Descartes’ solitary, subjective “I” is the inward consequence of the new Galilean-influenced science of the external world. The only vestige of the lost spirit-world is our own internal mental experience, whose origins in a materially caused world are now the ultimate mystery. This is the mind-body problem that begins modern philosophy. This quandary breeds another equally troubling befuddlement: How we can know anything with certainty? Through reason? Experience? Feelings? The isolated, subjective “I” peers onto an alien landscape and asks: “What is the relation between my rich inner experience and the indifferent material world where I find myself? How can I, from the shadows of my private experience, know truth, when meaning is not given, when logos is not divinely imposed?” Descartes answers: “I can have no knowledge of what is outside me except by means of the ideas I have within me”.3 I, we, our inner selves bring forth knowledge, truth, meaning. The power formally held by God as bringer of truth befalls to us. We bear this weight, not by God’s power and grace, but through our own bolstering of ourselves.4
Descartes did not single-handedly initiate a revolution of the self. The 17th century witnessed a raft of developments that highlighted the “I,” the self. The etymology of the word, self, predates the 10th century and its origins recede into the mists of the past. Its use as a prefix, however, appears in the middle of the 16th century. “The number of self compounds was greatly augmented toward the middle of the 17th century, when many new words appeared in theological and philosophical writing…a large proportion became established and have a continuous history down to the present time”.5 These words include self-contradiction, self-elation, self-inspection, self-neglect, self-perception, self-vindication, self-prizing, self-consuming, self-punishing, self-blinded, self-corrupted, self-invented, self-improvable, self-affected, self-endeared, self-cruelty, self-holiness, self-strength, self-worthiness and self-admiration. Descartes was the most noteworthy and influential voice among many who came to view the self as an object of scrutiny, praise, blame and concern.

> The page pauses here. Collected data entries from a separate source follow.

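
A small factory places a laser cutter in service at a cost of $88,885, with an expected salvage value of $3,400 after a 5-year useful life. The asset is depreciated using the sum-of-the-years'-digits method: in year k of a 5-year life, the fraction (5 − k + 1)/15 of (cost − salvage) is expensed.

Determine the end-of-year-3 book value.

$20,497

Depreciable base = $88,885 − $3,400 = $85,485.
Sum of the years' digits = 5+4+3+2+1 = 15.
Year 1: $85,485 × 5/15 = $28,495. Book value $60,390.
Year 2: $85,485 × 4/15 = $22,796. Book value $37,594.
Year 3: $85,485 × 3/15 = $17,097. Book value $20,497.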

Our experience of ourselves has undergone startling and profound transformations. Augustine’s injunction, “Try to build yourself up, and you build ruin”6 is inverted; self-esteem, self-reliance and self-confidence are now essential to the new, modern, “self-made man” (and woman). Terror about the everlasting fate of our soul is eclipsed by existential dread about our uncertain place in the cosmos. The authority of church sanctioned leaders, who minister to the soul, is superseded by accredited scientists of the self, who instruct on the management of the psyche. These changes, of course, took centuries. Galileo and Descartes, ushering in modern science and philosophy, provided germinating seeds that helped midwife the modern self.